Ground 2—unlawful policy: The complaint was that CYSUR adopted an unlawful policy by proceeding on the basis that it had no power to disclose the Report. However, if CYSUR had taken such a stance and done so wrongly, this would have constituted a simple legal error, not the adoption of an unlawful policy. In fact, and to the contrary, CYSUR proceeded on the basis that it did have the power to make the Decision. In that regard it was, in my judgment, mistaken.
Ground 3—inadequate reasons: Mr James’s submissions on this point were based on the words, “The rationale for the decision, as variously voiced by those present, included the following” (my emphasis) in the letter of 6 October 2021. He argued that this meant that, on CYSUR’s own case, there were reasons that were not set out in the decision letter. This might be thought to represent an overly literal and unduly pernickety approach to reading the letter and that all it was seeking to do was to explain the reason (the “rationale”: singular) for the Decision by reference to the ways in which the factors that had been balanced had been expressed by representatives. I have difficulty in thinking that anyone could be in genuine doubt about the basis of the Decision; any difficulty will lie solely in the minds of those looking to find grounds on which to mount a legal challenge.
Ground 4—wrongful application of the 2006 Guidance: The essence of this ground was that CYSUR wrongly proceeded by applying the 2006 Guidance as though it were an LSCB under the regime in the 2004 Act and the 2006 Regulations, instead of properly recognising that the old regime had been revoked and that CYSUR was operating under new provisions. At times the exposition of this ground slipped perilously close to a collateral challenge to the adoption of the Serious Case Review procedure in the case of Child M. The problem with the ground seems to me to be that CYSUR did in fact take account of the “present climate of transparency”, and so did not approach the matter purely on the basis of the former regime, but was at the same time properly aware that the Report was an Overview Report after a Serious Case Review and was not prepared and produced under the current regime.

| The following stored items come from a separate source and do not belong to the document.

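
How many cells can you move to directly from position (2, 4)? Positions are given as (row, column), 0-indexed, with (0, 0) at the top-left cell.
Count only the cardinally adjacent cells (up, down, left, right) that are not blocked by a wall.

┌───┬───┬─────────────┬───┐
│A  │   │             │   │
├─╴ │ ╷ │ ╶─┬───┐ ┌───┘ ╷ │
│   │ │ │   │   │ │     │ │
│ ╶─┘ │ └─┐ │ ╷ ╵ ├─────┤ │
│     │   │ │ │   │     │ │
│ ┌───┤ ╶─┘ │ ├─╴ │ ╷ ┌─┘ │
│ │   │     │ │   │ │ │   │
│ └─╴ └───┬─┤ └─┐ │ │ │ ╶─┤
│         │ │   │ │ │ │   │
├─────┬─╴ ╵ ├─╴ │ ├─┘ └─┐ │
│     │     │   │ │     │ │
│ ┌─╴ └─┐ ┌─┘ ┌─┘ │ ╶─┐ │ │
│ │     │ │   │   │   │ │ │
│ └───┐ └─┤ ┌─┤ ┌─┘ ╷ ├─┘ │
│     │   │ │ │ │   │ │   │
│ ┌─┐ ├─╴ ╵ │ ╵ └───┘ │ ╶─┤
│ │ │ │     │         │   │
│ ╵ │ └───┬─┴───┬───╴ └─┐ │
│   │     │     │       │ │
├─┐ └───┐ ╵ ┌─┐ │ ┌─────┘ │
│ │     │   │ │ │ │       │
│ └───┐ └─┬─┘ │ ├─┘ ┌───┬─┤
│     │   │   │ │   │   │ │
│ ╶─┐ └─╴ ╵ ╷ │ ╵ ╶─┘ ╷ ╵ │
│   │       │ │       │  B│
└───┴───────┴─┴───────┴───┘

Checking passable neighbors of (2, 4):
Neighbors: (2, 3)
Count: 1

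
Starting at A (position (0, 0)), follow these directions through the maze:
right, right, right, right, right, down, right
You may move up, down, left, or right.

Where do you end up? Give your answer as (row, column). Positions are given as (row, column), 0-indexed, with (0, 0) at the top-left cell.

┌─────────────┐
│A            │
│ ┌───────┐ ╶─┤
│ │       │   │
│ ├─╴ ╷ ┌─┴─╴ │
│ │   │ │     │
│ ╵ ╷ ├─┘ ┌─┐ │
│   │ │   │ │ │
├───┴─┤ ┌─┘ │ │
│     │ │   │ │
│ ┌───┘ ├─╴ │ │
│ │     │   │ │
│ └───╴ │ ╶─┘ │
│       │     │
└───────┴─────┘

Following directions step by step:
Start: (0, 0)
  right: (0, 0) → (0, 1)
  right: (0, 1) → (0, 2)
  right: (0, 2) → (0, 3)
  right: (0, 3) → (0, 4)
  right: (0, 4) → (0, 5)
  down: (0, 5) → (1, 5)
  right: (1, 5) → (1, 6)
Final position: (1, 6)

Path taken:

┌─────────────┐
│A → → → → ↓  │
│ ┌───────┐ ╶─┤
│ │       │↳ B│
│ ├─╴ ╷ ┌─┴─╴ │
│ │   │ │     │
│ ╵ ╷ ├─┘ ┌─┐ │
│   │ │   │ │ │
├───┴─┤ ┌─┘ │ │
│     │ │   │ │
│ ┌───┘ ├─╴ │ │
│ │     │   │ │
│ └───╴ │ ╶─┘ │
│       │     │
└───────┴─────┘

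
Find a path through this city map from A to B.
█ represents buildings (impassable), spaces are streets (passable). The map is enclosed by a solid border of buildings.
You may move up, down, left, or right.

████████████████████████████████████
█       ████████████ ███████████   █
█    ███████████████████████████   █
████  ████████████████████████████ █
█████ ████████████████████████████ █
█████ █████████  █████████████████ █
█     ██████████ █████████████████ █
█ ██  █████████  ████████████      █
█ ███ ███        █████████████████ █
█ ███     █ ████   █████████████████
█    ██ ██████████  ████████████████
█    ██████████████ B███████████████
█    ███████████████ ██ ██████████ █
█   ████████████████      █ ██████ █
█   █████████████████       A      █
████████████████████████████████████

Finding the shortest path from A to B:
Movement: cardinal only
Path length: 11 steps
Directions: left → left → left → up → left → left → left → left → left → up → up

Solution:

████████████████████████████████████
█       ████████████ ███████████   █
█    ███████████████████████████   █
████  ████████████████████████████ █
█████ ████████████████████████████ █
█████ █████████  █████████████████ █
█     ██████████ █████████████████ █
█ ██  █████████  ████████████      █
█ ███ ███        █████████████████ █
█ ███     █ ████   █████████████████
█    ██ ██████████  ████████████████
█    ██████████████ B███████████████
█    ███████████████↑██ ██████████ █
█   ████████████████↑←←←←↰█ ██████ █
█   █████████████████    ↑←←A      █
████████████████████████████████████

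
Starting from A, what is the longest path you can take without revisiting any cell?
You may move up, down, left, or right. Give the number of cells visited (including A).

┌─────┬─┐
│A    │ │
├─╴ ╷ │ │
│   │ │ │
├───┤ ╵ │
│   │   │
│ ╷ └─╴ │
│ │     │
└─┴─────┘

Finding longest simple path using DFS:
Start: (0, 0)
Longest path visits 12 cells
Path: A → right → right → down → down → right → down → left → left → up → left → down

Solution:

┌─────┬─┐
│A → ↓│ │
├─╴ ╷ │ │
│   │↓│ │
├───┤ ╵ │
│↓ ↰│↳ ↓│
│ ╷ └─╴ │
│B│↑ ← ↲│
└─┴─────┘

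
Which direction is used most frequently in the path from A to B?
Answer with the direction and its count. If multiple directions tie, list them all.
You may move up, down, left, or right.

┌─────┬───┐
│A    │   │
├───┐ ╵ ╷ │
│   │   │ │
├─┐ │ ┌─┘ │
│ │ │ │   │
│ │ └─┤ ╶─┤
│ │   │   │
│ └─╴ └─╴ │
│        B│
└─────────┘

Directions: right, right, down, right, up, right, down, down, left, down, right, down
Counts: {'right': 5, 'down': 5, 'up': 1, 'left': 1}
Most common: down and right (tied at 5 times each)

Solution:

┌─────┬───┐
│A → ↓│↱ ↓│
├───┐ ╵ ╷ │
│   │↳ ↑│↓│
├─┐ │ ┌─┘ │
│ │ │ │↓ ↲│
│ │ └─┤ ╶─┤
│ │   │↳ ↓│
│ └─╴ └─╴ │
│        B│
└─────────┘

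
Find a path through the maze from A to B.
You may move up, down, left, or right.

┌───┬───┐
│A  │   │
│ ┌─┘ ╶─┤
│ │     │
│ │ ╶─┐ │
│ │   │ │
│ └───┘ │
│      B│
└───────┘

Finding the shortest path through the maze:
Path length: 6 steps
Directions: down → down → down → right → right → right

Solution:

┌───┬───┐
│A  │   │
│ ┌─┘ ╶─┤
│↓│     │
│ │ ╶─┐ │
│↓│   │ │
│ └───┘ │
│↳ → → B│
└───────┘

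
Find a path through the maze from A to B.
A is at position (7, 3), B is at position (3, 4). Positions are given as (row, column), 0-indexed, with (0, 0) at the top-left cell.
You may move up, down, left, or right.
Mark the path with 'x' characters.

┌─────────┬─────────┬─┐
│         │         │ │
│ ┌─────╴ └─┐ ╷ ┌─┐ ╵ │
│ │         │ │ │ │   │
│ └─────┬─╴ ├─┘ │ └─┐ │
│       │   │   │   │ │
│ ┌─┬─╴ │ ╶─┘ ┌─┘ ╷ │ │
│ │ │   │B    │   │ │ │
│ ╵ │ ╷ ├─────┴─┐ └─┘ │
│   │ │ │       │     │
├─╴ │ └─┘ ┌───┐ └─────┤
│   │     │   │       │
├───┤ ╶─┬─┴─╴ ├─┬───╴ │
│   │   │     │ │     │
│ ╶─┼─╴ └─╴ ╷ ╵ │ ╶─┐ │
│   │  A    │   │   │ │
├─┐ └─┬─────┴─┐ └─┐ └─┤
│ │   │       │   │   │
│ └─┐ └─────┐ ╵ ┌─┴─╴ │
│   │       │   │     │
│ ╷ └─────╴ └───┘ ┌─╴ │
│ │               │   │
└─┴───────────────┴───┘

Finding the shortest path from (7, 3) to (3, 4):
Path length: 21 steps
Directions: up → left → up → up → up → right → up → left → left → left → up → up → right → right → right → right → down → right → down → left → down

Solution:

┌─────────┬─────────┬─┐
│x x x x x│         │ │
│ ┌─────╴ └─┐ ╷ ┌─┐ ╵ │
│x│      x x│ │ │ │   │
│ └─────┬─╴ ├─┘ │ └─┐ │
│x x x x│x x│   │   │ │
│ ┌─┬─╴ │ ╶─┘ ┌─┘ ╷ │ │
│ │ │x x│B    │   │ │ │
│ ╵ │ ╷ ├─────┴─┐ └─┘ │
│   │x│ │       │     │
├─╴ │ └─┘ ┌───┐ └─────┤
│   │x    │   │       │
├───┤ ╶─┬─┴─╴ ├─┬───╴ │
│   │x x│     │ │     │
│ ╶─┼─╴ └─╴ ╷ ╵ │ ╶─┐ │
│   │  A    │   │   │ │
├─┐ └─┬─────┴─┐ └─┐ └─┤
│ │   │       │   │   │
│ └─┐ └─────┐ ╵ ┌─┴─╴ │
│   │       │   │     │
│ ╷ └─────╴ └───┘ ┌─╴ │
│ │               │   │
└─┴───────────────┴───┘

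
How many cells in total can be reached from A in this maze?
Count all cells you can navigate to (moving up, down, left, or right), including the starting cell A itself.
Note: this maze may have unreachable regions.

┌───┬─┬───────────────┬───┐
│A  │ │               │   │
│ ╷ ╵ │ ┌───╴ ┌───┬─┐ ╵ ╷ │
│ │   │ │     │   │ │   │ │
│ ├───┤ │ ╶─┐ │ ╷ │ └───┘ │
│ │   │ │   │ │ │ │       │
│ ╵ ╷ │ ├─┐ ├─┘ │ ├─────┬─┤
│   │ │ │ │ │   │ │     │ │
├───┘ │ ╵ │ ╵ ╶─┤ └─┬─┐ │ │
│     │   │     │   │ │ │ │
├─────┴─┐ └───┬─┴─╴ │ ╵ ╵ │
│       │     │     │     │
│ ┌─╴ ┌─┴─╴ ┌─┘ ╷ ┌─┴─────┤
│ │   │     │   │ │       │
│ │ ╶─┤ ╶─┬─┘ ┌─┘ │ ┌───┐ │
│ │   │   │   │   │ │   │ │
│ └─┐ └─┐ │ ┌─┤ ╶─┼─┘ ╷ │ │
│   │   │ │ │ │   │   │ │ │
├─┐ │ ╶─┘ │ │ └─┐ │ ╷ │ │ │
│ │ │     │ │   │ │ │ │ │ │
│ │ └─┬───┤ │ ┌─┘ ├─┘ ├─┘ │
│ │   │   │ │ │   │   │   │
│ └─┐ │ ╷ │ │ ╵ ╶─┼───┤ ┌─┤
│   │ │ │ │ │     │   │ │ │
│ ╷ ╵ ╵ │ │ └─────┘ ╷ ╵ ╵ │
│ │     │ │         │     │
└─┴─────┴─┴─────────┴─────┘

Using BFS/flood-fill to find all reachable cells from A:
Maze size: 13 × 13 = 169 total cells
154 cell(s) are walled off and cannot be reached from A.
Reachable cells: 15

Reachable region (· marks reachable cells):

┌───┬─┬───────────────┬───┐
│A ·│·│               │   │
│ ╷ ╵ │ ┌───╴ ┌───┬─┐ ╵ ╷ │
│·│· ·│ │     │   │ │   │ │
│ ├───┤ │ ╶─┐ │ ╷ │ └───┘ │
│·│· ·│ │   │ │ │ │       │
│ ╵ ╷ │ ├─┐ ├─┘ │ ├─────┬─┤
│· ·│·│ │ │ │   │ │     │ │
├───┘ │ ╵ │ ╵ ╶─┤ └─┬─┐ │ │
│· · ·│   │     │   │ │ │ │
├─────┴─┐ └───┬─┴─╴ │ ╵ ╵ │
│       │     │     │     │
│ ┌─╴ ┌─┴─╴ ┌─┘ ╷ ┌─┴─────┤
│ │   │     │   │ │       │
│ │ ╶─┤ ╶─┬─┘ ┌─┘ │ ┌───┐ │
│ │   │   │   │   │ │   │ │
│ └─┐ └─┐ │ ┌─┤ ╶─┼─┘ ╷ │ │
│   │   │ │ │ │   │   │ │ │
├─┐ │ ╶─┘ │ │ └─┐ │ ╷ │ │ │
│ │ │     │ │   │ │ │ │ │ │
│ │ └─┬───┤ │ ┌─┘ ├─┘ ├─┘ │
│ │   │   │ │ │   │   │   │
│ └─┐ │ ╷ │ │ ╵ ╶─┼───┤ ┌─┤
│   │ │ │ │ │     │   │ │ │
│ ╷ ╵ ╵ │ │ └─────┘ ╷ ╵ ╵ │
│ │     │ │         │     │
└─┴─────┴─┴─────────┴─────┘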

Grounds 6 (irrelevant considerations) and 7 (fettering discretion): These grounds again amounted to the contention that CYSUR had not properly exercised its discretion because of its focus on the nature of the Report as an Overview Report and the review as a Serious Case Review. It is doubtful whether they add anything of substance to Ground 4 and even more doubtful whether any of the matters taken into account by CYSUR could be characterised as irrelevant.

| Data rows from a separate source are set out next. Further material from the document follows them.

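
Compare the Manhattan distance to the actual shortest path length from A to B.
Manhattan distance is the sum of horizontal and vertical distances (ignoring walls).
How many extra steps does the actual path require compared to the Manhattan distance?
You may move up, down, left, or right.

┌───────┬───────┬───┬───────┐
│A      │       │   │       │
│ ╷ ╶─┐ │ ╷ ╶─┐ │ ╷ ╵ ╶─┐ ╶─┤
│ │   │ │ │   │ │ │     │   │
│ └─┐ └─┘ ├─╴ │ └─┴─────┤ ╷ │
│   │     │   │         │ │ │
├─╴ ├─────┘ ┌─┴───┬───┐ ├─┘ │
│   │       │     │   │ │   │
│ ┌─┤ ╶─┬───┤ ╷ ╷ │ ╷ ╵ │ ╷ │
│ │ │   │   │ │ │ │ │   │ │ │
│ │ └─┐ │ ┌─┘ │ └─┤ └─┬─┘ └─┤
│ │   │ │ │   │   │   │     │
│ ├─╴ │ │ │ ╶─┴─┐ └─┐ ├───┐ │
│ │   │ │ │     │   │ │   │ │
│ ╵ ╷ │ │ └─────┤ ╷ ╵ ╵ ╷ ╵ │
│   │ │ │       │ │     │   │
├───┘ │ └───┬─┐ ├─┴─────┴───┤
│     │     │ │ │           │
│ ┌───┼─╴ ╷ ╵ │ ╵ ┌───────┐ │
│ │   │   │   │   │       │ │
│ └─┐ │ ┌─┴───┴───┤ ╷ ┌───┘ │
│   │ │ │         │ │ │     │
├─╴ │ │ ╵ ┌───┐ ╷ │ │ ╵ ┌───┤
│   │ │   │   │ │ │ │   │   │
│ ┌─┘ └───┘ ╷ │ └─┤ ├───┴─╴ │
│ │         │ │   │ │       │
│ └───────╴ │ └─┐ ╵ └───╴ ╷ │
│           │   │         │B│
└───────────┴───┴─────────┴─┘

Manhattan distance: |13 - 0| + |13 - 0| = 26
Actual path length: 44
Extra steps: 44 - 26 = 18

Solution:

┌───────┬───────┬───┬───────┐
│A ↓    │↱ ↓    │   │       │
│ ╷ ╶─┐ │ ╷ ╶─┐ │ ╷ ╵ ╶─┐ ╶─┤
│ │↳ ↓│ │↑│↳ ↓│ │ │     │   │
│ └─┐ └─┘ ├─╴ │ └─┴─────┤ ╷ │
│   │↳ → ↑│↓ ↲│         │ │ │
├─╴ ├─────┘ ┌─┴───┬───┐ ├─┘ │
│   │↓ ← ← ↲│     │   │ │   │
│ ┌─┤ ╶─┬───┤ ╷ ╷ │ ╷ ╵ │ ╷ │
│ │ │↳ ↓│   │ │ │ │ │   │ │ │
│ │ └─┐ │ ┌─┘ │ └─┤ └─┬─┘ └─┤
│ │   │↓│ │   │   │   │     │
│ ├─╴ │ │ │ ╶─┴─┐ └─┐ ├───┐ │
│ │   │↓│ │     │   │ │   │ │
│ ╵ ╷ │ │ └─────┤ ╷ ╵ ╵ ╷ ╵ │
│   │ │↓│       │ │     │   │
├───┘ │ └───┬─┐ ├─┴─────┴───┤
│     │↳ ↓  │ │ │           │
│ ┌───┼─╴ ╷ ╵ │ ╵ ┌───────┐ │
│ │   │↓ ↲│   │   │       │ │
│ └─┐ │ ┌─┴───┴───┤ ╷ ┌───┘ │
│   │ │↓│↱ → → ↓  │ │ │     │
├─╴ │ │ ╵ ┌───┐ ╷ │ │ ╵ ┌───┤
│   │ │↳ ↑│   │↓│ │ │   │   │
│ ┌─┘ └───┘ ╷ │ └─┤ ├───┴─╴ │
│ │         │ │↳ ↓│ │    ↱ ↓│
│ └───────╴ │ └─┐ ╵ └───╴ ╷ │
│           │   │↳ → → → ↑│B│
└───────────┴───┴─────────┴─┘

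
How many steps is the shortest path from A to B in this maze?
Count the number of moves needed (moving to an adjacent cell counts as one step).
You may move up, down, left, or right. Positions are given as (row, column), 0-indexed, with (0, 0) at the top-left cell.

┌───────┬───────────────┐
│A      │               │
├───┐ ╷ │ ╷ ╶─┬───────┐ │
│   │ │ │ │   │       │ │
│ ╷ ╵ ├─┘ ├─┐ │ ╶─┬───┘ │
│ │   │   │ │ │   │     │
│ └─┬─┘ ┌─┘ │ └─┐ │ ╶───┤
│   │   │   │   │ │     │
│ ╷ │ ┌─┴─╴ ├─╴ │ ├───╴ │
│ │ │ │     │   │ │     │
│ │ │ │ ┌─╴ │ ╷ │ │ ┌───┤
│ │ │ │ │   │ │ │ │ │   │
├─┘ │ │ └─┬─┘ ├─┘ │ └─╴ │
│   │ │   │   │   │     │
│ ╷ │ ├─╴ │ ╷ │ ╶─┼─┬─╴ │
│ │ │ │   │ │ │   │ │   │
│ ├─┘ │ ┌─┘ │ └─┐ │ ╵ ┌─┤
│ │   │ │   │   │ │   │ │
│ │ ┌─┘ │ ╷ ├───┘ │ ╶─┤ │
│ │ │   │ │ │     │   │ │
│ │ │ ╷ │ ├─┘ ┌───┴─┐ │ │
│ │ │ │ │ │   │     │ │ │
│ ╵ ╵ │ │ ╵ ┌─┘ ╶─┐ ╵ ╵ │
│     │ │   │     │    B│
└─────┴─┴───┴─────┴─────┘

Using BFS to find shortest path:
Start: (0, 0), End: (11, 11)
Path found:
(0,0) → (0,1) → (0,2) → (1,2) → (2,2) → (2,1) → (1,1) → (1,0) → (2,0) → (3,0) → (3,1) → (4,1) → (5,1) → (6,1) → (6,0) → (7,0) → (8,0) → (9,0) → (10,0) → (11,0) → (11,1) → (10,1) → (9,1) → (8,1) → (8,2) → (7,2) → (6,2) → (5,2) → (4,2) → (3,2) → (3,3) → (2,3) → (2,4) → (1,4) → (0,4) → (0,5) → (0,6) → (0,7) → (0,8) → (0,9) → (0,10) → (0,11) → (1,11) → (2,11) → (2,10) → (2,9) → (3,9) → (3,10) → (3,11) → (4,11) → (4,10) → (4,9) → (5,9) → (6,9) → (6,10) → (6,11) → (7,11) → (7,10) → (8,10) → (8,9) → (9,9) → (9,10) → (10,10) → (11,10) → (11,11)
Number of steps: 64

Solution:

┌───────┬───────────────┐
│A → ↓  │↱ → → → → → → ↓│
├───┐ ╷ │ ╷ ╶─┬───────┐ │
│↓ ↰│↓│ │↑│   │       │↓│
│ ╷ ╵ ├─┘ ├─┐ │ ╶─┬───┘ │
│↓│↑ ↲│↱ ↑│ │ │   │↓ ← ↲│
│ └─┬─┘ ┌─┘ │ └─┐ │ ╶───┤
│↳ ↓│↱ ↑│   │   │ │↳ → ↓│
│ ╷ │ ┌─┴─╴ ├─╴ │ ├───╴ │
│ │↓│↑│     │   │ │↓ ← ↲│
│ │ │ │ ┌─╴ │ ╷ │ │ ┌───┤
│ │↓│↑│ │   │ │ │ │↓│   │
├─┘ │ │ └─┬─┘ ├─┘ │ └─╴ │
│↓ ↲│↑│   │   │   │↳ → ↓│
│ ╷ │ ├─╴ │ ╷ │ ╶─┼─┬─╴ │
│↓│ │↑│   │ │ │   │ │↓ ↲│
│ ├─┘ │ ┌─┘ │ └─┐ │ ╵ ┌─┤
│↓│↱ ↑│ │   │   │ │↓ ↲│ │
│ │ ┌─┘ │ ╷ ├───┘ │ ╶─┤ │
│↓│↑│   │ │ │     │↳ ↓│ │
│ │ │ ╷ │ ├─┘ ┌───┴─┐ │ │
│↓│↑│ │ │ │   │     │↓│ │
│ ╵ ╵ │ │ ╵ ┌─┘ ╶─┐ ╵ ╵ │
│↳ ↑  │ │   │     │  ↳ B│
└─────┴─┴───┴─────┴─────┘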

Grounds 9 (Article 8, ECHR) and 10 (Article 10, ECHR): Mr James advanced these grounds on the basis simply that CYSUR had given no consideration to the engagement or application of Articles 8 and 10. In view of the factors taken into account by CYSUR and the balancing exercise that it ostensibly performed, it is not clear that these grounds do more than propose a tick-box criterion for review or that there would have been any likelihood that explicit consideration of Article 8 and Article 10 would have resulted in a substantially different outcome.

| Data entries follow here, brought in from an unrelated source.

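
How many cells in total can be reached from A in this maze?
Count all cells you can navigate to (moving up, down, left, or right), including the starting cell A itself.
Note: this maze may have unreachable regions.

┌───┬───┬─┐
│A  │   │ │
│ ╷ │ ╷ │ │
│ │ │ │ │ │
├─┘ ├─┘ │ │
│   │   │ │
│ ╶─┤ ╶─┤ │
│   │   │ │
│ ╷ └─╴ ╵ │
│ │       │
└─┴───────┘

Using BFS/flood-fill to find all reachable cells from A:
Maze size: 5 × 5 = 25 total cells
All cells are reachable — the maze is fully connected.
Reachable cells: 25

Reachable region (· marks reachable cells):

┌───┬───┬─┐
│A ·│· ·│·│
│ ╷ │ ╷ │ │
│·│·│·│·│·│
├─┘ ├─┘ │ │
│· ·│· ·│·│
│ ╶─┤ ╶─┤ │
│· ·│· ·│·│
│ ╷ └─╴ ╵ │
│·│· · · ·│
└─┴───────┘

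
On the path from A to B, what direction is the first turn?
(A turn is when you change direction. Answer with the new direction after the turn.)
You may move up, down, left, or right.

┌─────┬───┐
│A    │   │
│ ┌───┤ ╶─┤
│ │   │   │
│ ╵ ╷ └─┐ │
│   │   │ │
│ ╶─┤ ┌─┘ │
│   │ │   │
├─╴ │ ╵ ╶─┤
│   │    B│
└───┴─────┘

Directions: down, down, right, up, right, down, down, down, right, right
First turn direction: right

Solution:

┌─────┬───┐
│A    │   │
│ ┌───┤ ╶─┤
│↓│↱ ↓│   │
│ ╵ ╷ └─┐ │
│↳ ↑│↓  │ │
│ ╶─┤ ┌─┘ │
│   │↓│   │
├─╴ │ ╵ ╶─┤
│   │↳ → B│
└───┴─────┘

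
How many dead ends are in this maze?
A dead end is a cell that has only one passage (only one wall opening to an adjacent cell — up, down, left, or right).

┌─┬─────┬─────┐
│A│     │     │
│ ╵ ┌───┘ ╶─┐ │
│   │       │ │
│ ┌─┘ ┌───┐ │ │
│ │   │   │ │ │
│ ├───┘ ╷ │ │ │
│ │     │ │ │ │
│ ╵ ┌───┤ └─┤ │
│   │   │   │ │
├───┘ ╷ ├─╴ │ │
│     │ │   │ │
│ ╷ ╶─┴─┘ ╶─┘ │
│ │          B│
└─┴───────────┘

Checking each cell for number of passages:

Dead ends found at positions:
  (0, 0)
  (0, 3)
  (2, 1)
  (3, 5)
  (5, 3)
  (6, 0)
Total dead ends: 6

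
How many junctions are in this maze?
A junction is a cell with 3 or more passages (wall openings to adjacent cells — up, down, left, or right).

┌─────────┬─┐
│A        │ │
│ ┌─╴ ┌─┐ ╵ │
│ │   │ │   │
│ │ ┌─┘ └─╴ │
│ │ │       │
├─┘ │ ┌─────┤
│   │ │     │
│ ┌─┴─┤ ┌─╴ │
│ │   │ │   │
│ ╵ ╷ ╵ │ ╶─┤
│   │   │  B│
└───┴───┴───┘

Checking each cell for number of passages:

Junctions found (3+ passages):
  (0, 2): 3 passages
  (1, 5): 3 passages
  (2, 3): 3 passages
Total junctions: 3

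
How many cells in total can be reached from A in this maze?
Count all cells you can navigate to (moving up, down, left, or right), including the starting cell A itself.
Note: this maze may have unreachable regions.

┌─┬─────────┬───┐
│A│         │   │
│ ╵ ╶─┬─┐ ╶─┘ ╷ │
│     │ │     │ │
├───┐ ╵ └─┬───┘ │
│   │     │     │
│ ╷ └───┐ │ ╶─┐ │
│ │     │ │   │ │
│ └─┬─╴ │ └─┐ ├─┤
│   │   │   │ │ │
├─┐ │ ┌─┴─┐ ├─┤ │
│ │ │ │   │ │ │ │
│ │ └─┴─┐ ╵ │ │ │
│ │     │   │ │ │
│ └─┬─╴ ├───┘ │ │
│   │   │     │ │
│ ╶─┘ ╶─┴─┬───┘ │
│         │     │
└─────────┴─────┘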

Ground 11—irrationality: This ground adds nothing. It is impossible to say that the only reasonable decision would be to disclose the Report, even if one thought that a decision to disclose it would be reasonable.
Conclusion
CYSUR had no power to disclose or to direct the disclosure of the Report. Insofar as it purported to do so, it exceeded its powers. There is no purpose in purporting to quash its decision not to disclose the Report; it has no effect. The claim for judicial review is dismissed.
Consequential matters will be dealt with at a short further hearing.